Tuesday, May 24, 2016

Detour to Hubble Telescope et al--A reflection

For the past few months, my cuckoo head had decided to turn my head on the big world outside the earth.

Honestly, I know about the eclipses and stuff because that was the content used for my dissertation study.  Since the joint college entrance exam didn't include the subject of planetary science and astronomy, that third year class in senior high school was taken lightly. Also, I haven't touched physics after the joint college entrance exam.

So instead of finishing the final chapter of my book, my head told me, "You ain't got enough meat."

So it demanded and demands and so I went from looking at the pretty picture taken by Grandpa Hubble (Grandpa as in my grandpa Canon) to learning about how Grandpa sees the big out there and how what is seen is captured.

En route, I read a 400-page book about the basics of optics in astronomy, sat in a course on "Fourier Transformation and its applications," revisited my calculus textbook, found myself even more lectures online, and spent a whole lot of time on the Hubble Site.

Then, I found pictures comparing Grandpa's eyesight before and after the spherical aberration thing was fixed and upgrading from WFPC 1 to WFPC 2. There were comparisons of galaxies, star clusters, and so on. But, I had my mind a mission of completing a comparison for one star--Melnick 34 or MK 34.

I chose MK 34 because of the inclusion of an image taken by a ground-based telescope.

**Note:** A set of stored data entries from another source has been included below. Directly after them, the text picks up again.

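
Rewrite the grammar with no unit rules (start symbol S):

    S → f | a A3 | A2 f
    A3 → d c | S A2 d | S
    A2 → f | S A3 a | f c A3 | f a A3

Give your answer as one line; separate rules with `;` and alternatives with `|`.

S → f | a A3 | A2 f; A3 → f | a A3 | A2 f | d c | S A2 d; A2 → f | S A3 a | f c A3 | f a A3

Unit pairs: A3 ⇒* {S}.
Replace each nonterminal's rules with the union of the non-unit rules of every nonterminal it unit-derives.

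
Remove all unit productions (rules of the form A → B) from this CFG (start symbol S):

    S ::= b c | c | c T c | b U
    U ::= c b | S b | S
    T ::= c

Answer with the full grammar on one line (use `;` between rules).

S ::= b c | c | c T c | b U; U ::= c b | S b | b c | c | c T c | b U; T ::= c

Unit pairs: U ⇒* {S}.
For every A with A ⇒* B via unit rules, add B's non-unit alternatives to A; then delete every rule of the form X → Y.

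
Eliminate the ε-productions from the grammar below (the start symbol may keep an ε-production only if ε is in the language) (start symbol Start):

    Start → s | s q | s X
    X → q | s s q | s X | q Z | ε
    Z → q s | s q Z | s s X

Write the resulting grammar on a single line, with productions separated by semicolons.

The nullable symbols are {X}.
ε ∉ L(G), so no ε-production is kept.
Expand every rule over subsets of its nullable positions: X → s X gives s X | s. Z → s s X gives s s X | s s.

Start → s | s q | s X; X → q | s s q | s X | s | q Z; Z → q s | s q Z | s s X | s s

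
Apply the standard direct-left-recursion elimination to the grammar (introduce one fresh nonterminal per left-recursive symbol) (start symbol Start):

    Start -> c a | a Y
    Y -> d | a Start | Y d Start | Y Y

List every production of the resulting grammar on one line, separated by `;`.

Left recursion appears on Y.
For Y: α = {d Start, Y}, β = {d, a Start}. Rewrite as Y → β Y1 and Y1 → α Y1 | ε.

Start -> c a | a Y; Y -> d Y1 | a Start Y1; Y1 -> d Start Y1 | Y Y1 | ε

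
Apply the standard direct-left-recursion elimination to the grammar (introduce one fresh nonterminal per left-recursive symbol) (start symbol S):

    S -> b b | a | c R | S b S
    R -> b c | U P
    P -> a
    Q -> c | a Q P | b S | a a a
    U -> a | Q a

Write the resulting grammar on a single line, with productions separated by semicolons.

S -> b b S' | a S' | c R S'; R -> b c | U P; P -> a; Q -> c | a Q P | b S | a a a; U -> a | Q a; S' -> b S S' | epsilon

S is directly left-recursive.
For S: α = {b S}, β = {b b, a, c R}. Rewrite as S → β S' and S' → α S' | ε.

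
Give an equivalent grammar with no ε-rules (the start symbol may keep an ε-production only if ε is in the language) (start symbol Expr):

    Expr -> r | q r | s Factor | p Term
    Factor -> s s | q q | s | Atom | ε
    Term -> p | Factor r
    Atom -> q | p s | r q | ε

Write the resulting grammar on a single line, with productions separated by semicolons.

Nullable set = {Atom, Factor}.
ε ∉ L(G), so no ε-production is kept.
For each production, add variants omitting each subset of nullable occurrences: Expr → s Factor gives s Factor | s. Term → Factor r gives Factor r | r.

Expr -> r | q r | s Factor | s | p Term; Factor -> s s | q q | s | Atom; Term -> p | Factor r | r; Atom -> q | p s | r q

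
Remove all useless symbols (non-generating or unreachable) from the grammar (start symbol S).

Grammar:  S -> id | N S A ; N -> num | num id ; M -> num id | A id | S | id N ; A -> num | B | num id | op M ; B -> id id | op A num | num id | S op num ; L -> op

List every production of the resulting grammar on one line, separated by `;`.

Generating nonterminals: {A, B, L, M, N, S}.
Reachable from S after that: {A, B, M, N, S}.
Removed useless symbols: {L} and every production mentioning them.

S -> id | N S A; N -> num | num id; M -> num id | A id | S | id N; A -> num | B | num id | op M; B -> id id | op A num | num id | S op num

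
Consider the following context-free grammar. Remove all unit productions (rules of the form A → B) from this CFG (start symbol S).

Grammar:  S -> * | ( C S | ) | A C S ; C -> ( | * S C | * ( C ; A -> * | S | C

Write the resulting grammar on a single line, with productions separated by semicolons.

S -> * | ( C S | ) | A C S; C -> ( | * S C | * ( C; A -> ( | * S C | * ( C | * | ( C S | ) | A C S

Unit pairs: A ⇒* {C, S}.
For each unit pair (A, B), copy every non-unit production of B to A, then drop all unit productions.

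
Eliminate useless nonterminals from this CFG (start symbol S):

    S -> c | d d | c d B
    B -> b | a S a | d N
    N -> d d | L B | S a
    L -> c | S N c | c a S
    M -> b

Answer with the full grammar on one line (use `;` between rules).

S -> c | d d | c d B; B -> b | a S a | d N; N -> d d | L B | S a; L -> c | S N c | c a S

Generating nonterminals: {B, L, M, N, S}.
Reachable from S after that: {B, L, N, S}.
Removed useless symbols: {M} and every production mentioning them.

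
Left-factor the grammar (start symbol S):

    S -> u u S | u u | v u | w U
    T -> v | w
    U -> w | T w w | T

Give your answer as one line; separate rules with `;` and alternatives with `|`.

S has alternatives sharing prefix 'u u': factor to S → u u S' with S' → S | ε.
U has alternatives sharing prefix 'T': factor to U → T U' with U' → w w | ε.

S -> v u | w U | u u S'; T -> v | w; U -> w | T U'; S' -> S | ε; U' -> w w | ε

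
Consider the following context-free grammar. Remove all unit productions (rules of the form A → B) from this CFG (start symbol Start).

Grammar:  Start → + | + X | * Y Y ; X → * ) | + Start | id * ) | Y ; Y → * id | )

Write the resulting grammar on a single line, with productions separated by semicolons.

Unit pairs: X ⇒* {Y}.
For each unit pair (A, B), copy every non-unit production of B to A, then drop all unit productions.

Start → + | + X | * Y Y; X → * ) | + Start | id * ) | * id | ); Y → * id | )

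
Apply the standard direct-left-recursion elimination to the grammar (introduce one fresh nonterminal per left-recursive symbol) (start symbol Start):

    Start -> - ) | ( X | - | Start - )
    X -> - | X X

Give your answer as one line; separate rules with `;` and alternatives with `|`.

Start, X are directly left-recursive.
For Start: α = {- )}, β = {- ), ( X, -}. Rewrite as Start → β Start1 and Start1 → α Start1 | ε.
For X: α = {X}, β = {-}. Rewrite as X → β X1 and X1 → α X1 | ε.

Start -> - ) Start1 | ( X Start1 | - Start1; X -> - X1; Start1 -> - ) Start1 | ε; X1 -> X X1 | ε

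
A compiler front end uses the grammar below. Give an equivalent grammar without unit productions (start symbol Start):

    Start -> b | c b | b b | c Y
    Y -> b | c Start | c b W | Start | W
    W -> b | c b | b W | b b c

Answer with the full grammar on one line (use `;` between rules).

Unit pairs: Y ⇒* {Start, W}.
For each unit pair (A, B), copy every non-unit production of B to A, then drop all unit productions.

Start -> b | c b | b b | c Y; Y -> b | c b | b b | c Y | b W | b b c | c Start | c b W; W -> b | c b | b W | b b c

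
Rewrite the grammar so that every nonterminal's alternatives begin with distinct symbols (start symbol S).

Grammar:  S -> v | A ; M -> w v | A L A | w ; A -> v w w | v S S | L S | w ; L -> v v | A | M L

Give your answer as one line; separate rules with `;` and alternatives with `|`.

M has alternatives sharing prefix 'w': factor to M → w M' with M' → v | ε.
A has alternatives sharing prefix 'v': factor to A → v A' with A' → w w | S S.

S -> v | A; M -> A L A | w M'; A -> L S | w | v A'; L -> v v | A | M L; M' -> v | ε; A' -> w w | S S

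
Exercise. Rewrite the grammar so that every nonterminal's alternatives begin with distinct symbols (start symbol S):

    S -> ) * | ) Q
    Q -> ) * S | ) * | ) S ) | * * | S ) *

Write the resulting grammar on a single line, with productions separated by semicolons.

S has alternatives sharing prefix ')': factor to S → ) S' with S' → * | Q.
Q has alternatives sharing prefix ')': factor to Q → ) Q' with Q' → * S | * | S ).
Q' has alternatives sharing prefix '*': factor to Q' → * Q'' with Q'' → S | ε.

S -> ) S'; Q -> * * | S ) * | ) Q'; S' -> * | Q; Q' -> S ) | * Q''; Q'' -> S | ε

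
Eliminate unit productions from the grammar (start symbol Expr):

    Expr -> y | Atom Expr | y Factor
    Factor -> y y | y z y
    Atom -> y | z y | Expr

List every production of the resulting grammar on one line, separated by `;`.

Unit pairs: Atom ⇒* {Expr}.
Replace each nonterminal's rules with the union of the non-unit rules of every nonterminal it unit-derives.

Expr -> y | Atom Expr | y Factor; Factor -> y y | y z y; Atom -> y | z y | Atom Expr | y Factor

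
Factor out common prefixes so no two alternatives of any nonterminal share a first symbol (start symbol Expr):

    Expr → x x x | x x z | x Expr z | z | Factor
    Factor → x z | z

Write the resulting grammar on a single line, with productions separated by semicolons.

Expr → z | Factor | x Expr1; Factor → x z | z; Expr1 → Expr z | x Expr11; Expr11 → x | z

Expr has alternatives sharing prefix 'x': factor to Expr → x Expr1 with Expr1 → x x | x z | Expr z.
Expr1 has alternatives sharing prefix 'x': factor to Expr1 → x Expr11 with Expr11 → x | z.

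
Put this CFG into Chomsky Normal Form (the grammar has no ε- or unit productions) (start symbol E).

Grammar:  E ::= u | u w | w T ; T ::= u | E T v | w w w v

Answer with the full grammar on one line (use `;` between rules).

E ::= u | X1 X2 | X2 T; T ::= u | E Y1 | X2 Y2; X1 ::= u; X2 ::= w; X3 ::= v; Y1 ::= T X3; Y2 ::= X2 Y3; Y3 ::= X2 X3

Introduce a nonterminal for each terminal appearing in a rule of length ≥ 2: X1 → u, X2 → w, X3 → v.
Binarize each right-hand side of length ≥ 3 by chaining fresh nonterminals (Y1, Y2, …): affected rules were T → E T X3; T → X2 X2 X2 X3.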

There was ground, WFPC 1 and WFPC 2 images. All I had to do was to find an image of MK 34 taken by WFPC 3. Seemed simple enough.


Unfortunately, nobody seemed to be so intrigued by MK 34 since the time of WFPC3. Rather, the spot light was on the giant bright cluster near by R136 or the runaway star but not on our poor MK 34.

MK 34 is the bright isolated star to the left of the R136 cluster in the righthand panel. (As per Wikipedia)
 I should have found an easier topic. In contrast to a galaxy, star cluster, or nebula, it is far more difficult to identify one star among gazillions of God knows who they are.

In short, I went online asking around and the feedback helped me to nail MK 34 (circled in red).



This, then, allowed me to complete the revolution of MK 34 in the eyes of the beholder.

Comparison of MK 34--ground based observation, WFPC 1, WFPC 2, and WFPC 3 (IR on the left and UV, visible light, IR on the right)

Some time into learning how Hubble sees and captures what we see, I thought of the analog between my pursuit of capturing the dasein of psychosis in words. There is something similar. Unfortunately, time to sign off for my very long beauty sleep.